Thursday, January 3, 2008

Keep your fingers crossed for Kenya

I don't know if it has gotten a lot of news coverage in the US, but there is bit of a disturbance going on in Kenya at the moment and I wanted you all to be aware of it. But first let me say, I am absolutely fine, please don't worry about me.

In the last weeks of December Kenya held it's parliamentary and presidential elections. Evidently the presidential race was very close, but they announced that the current president had won reelection. However, there were questions of corruption and the opposition party has called for an investigation. That is all relatively okay. The problem is that since the announcement of the President's election to a second term there has been significant violence erupting around Kenya. It is hard to be sure of the facts, as different news papers and radio stations give different reports, but death tolls have been estimated at around 300 people, so far. Some of the deaths have been caused by supporters of the opposition party attacking supporters of the President's party. Some deaths have been caused by opposition supporters attacking people of the President's tribe, which is the dominant tribe in Kenya. On the other hand, some deaths have been caused by police shootings at, reportedly, peaceful protests. It is a sad way to begin the new year.

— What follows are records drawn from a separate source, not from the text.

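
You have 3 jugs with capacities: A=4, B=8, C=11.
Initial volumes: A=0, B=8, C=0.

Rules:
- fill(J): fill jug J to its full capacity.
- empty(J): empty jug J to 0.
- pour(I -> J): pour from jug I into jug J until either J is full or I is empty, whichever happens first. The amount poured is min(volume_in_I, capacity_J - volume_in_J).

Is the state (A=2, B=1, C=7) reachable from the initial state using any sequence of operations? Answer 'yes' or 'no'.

BFS explored all 330 reachable states.
Reachable set includes: (0,0,0), (0,0,1), (0,0,2), (0,0,3), (0,0,4), (0,0,5), (0,0,6), (0,0,7), (0,0,8), (0,0,9), (0,0,10), (0,0,11) ...
Target (A=2, B=1, C=7) not in reachable set → no.

Answer: no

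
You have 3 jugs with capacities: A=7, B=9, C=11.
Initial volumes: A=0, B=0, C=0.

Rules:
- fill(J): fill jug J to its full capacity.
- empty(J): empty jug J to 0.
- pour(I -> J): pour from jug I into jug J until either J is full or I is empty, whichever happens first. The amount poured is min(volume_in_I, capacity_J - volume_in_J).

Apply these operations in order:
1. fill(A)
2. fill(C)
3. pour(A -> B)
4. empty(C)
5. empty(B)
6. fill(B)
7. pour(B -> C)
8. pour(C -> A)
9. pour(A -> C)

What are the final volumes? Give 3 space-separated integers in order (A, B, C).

Step 1: fill(A) -> (A=7 B=0 C=0)
Step 2: fill(C) -> (A=7 B=0 C=11)
Step 3: pour(A -> B) -> (A=0 B=7 C=11)
Step 4: empty(C) -> (A=0 B=7 C=0)
Step 5: empty(B) -> (A=0 B=0 C=0)
Step 6: fill(B) -> (A=0 B=9 C=0)
Step 7: pour(B -> C) -> (A=0 B=0 C=9)
Step 8: pour(C -> A) -> (A=7 B=0 C=2)
Step 9: pour(A -> C) -> (A=0 B=0 C=9)

Answer: 0 0 9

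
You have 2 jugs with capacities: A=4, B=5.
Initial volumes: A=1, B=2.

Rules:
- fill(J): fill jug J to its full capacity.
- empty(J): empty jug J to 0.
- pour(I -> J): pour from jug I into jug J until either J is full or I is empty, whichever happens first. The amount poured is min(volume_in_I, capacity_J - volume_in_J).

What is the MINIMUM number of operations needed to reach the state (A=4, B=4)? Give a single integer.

BFS from (A=1, B=2). One shortest path:
  1. pour(B -> A) -> (A=3 B=0)
  2. fill(B) -> (A=3 B=5)
  3. pour(B -> A) -> (A=4 B=4)
Reached target in 3 moves.

Answer: 3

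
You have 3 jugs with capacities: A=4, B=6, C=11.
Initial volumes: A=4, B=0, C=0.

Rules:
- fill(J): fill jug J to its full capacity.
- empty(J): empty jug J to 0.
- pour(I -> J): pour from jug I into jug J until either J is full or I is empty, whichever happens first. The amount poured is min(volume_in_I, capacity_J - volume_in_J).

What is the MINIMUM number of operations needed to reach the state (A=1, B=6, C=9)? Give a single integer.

BFS from (A=4, B=0, C=0). One shortest path:
  1. pour(A -> B) -> (A=0 B=4 C=0)
  2. fill(A) -> (A=4 B=4 C=0)
  3. pour(A -> C) -> (A=0 B=4 C=4)
  4. fill(A) -> (A=4 B=4 C=4)
  5. pour(A -> C) -> (A=0 B=4 C=8)
  6. fill(A) -> (A=4 B=4 C=8)
  7. pour(A -> C) -> (A=1 B=4 C=11)
  8. pour(C -> B) -> (A=1 B=6 C=9)
Reached target in 8 moves.

Answer: 8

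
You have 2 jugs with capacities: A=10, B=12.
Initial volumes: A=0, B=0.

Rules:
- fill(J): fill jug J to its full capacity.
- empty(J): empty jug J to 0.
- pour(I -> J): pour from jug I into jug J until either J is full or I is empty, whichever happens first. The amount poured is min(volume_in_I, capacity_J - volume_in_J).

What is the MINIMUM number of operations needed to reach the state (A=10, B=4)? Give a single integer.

BFS from (A=0, B=0). One shortest path:
  1. fill(B) -> (A=0 B=12)
  2. pour(B -> A) -> (A=10 B=2)
  3. empty(A) -> (A=0 B=2)
  4. pour(B -> A) -> (A=2 B=0)
  5. fill(B) -> (A=2 B=12)
  6. pour(B -> A) -> (A=10 B=4)
Reached target in 6 moves.

Answer: 6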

The recent events in Kenya are also effecting Uganda. For one, a number of Kenyans fleeing the violence have crossed the border into Uganda. Uganda, as a land locked country, also depends on Kenya as it's connection to the coast (a.k.a trade). Gas prices in Uganda have skyrocketted as a result of Kenya's conflict. Right now gasoline is upwards of 3 times it's normal price in Uganda!!! Taxi rides are ex-pen-sive.

It is hard to tell what will happen in Kenya, as the disturbance is so recent. But keep an eye on the headlines and send all your peaceful thoughts and goodwill towards East Africa. Let's hope for the best.....

Wednesday, January 2, 2008

Tis' the season

Happy holidays to all!!!! I sincerely hope every last one of you had a great Christmas or Hanukkah or Kwanzaa or whatever other love and good-tidings filled day you choose to celebrate. And, by the way, how is 2008 treating you so far? Let me back up a moment though. I feel all this holiday business really got moving with Thanksgiving, and that it has just been one long roller coaster of celebration since.

So Thanksgiving....I had a really, truly wonderful Thanksgiving. The celebration was the most multicultural celebration of a purely American holiday I have ever encountered. When we sat down to eat (a delicious feast cooked almost entirely by my friend Amy and myself, including--among other mouth watering treats-- turkey, mashed potatoes, stuffing, green beans, and of course pumpkin pie) we had a group of 10 American PCVs, 4 Ugandans (my counterpart and his wife included), 2 Pakistanis, and 2 Japanese volunteers. It was an amazing way to celebrate Thanksgiving, as we shared a piece of American culture with a variety of people. Now, explaining to our diverse dinner party what we were celebrating on Thanksgiving was a bit of a challenge, due to the inconsistency between the mythos of Thanksgiving and the historical fact of the matter, but we did the best we could. The company and the food were both superb, although cooking a meal of traditional Thanksgiving fare was no small task. For instance, our Thanksgiving turkey was alive and well when we woke up on the morning of the blessed event, that is until Amy and myself....well, just take a look below.

Turkey (alive)

Turkey (not so alive)

Makeshift oven over hot coals


I'm not sure if it's weird or not, but being a part of the process from slaughtering to plucking to cleaning to cooking was oddly satisfying. I felt accomplished, powerful, self-sufficient, and well, just all-around good.

I also had really nice Christmas, which was spent at PCV Brad's house in the Eastern part of Uganda. Below are a few pictures of everyone enjoying Christmas dinner. (Just kidding, now the computer won't load them, but check back later....)

Finally, for New Year's 2008 I stayed at my house and had a good old fashioned American style BBQ. I grilled kebabs out on my lawn and drank a few beers. The kebabs, made with beef and pork and marinaded in 4 different sauces, were delicious and I think my neighbors enjoyed them as well. Although I must admit that I fell asleep before midnight--come on, I don't have any electricity--it was a really good start to a new year in my life in Uganda. Here's to 2008, and all it may hold in store... Oh, I also made a New Year's resolution. I intend to begin exercising OR studying Luganda (the language here) at least 5 days a week. Hopefully I'll turn out smarter or healthier, which would be an improvement either way. Happy New Year!!!!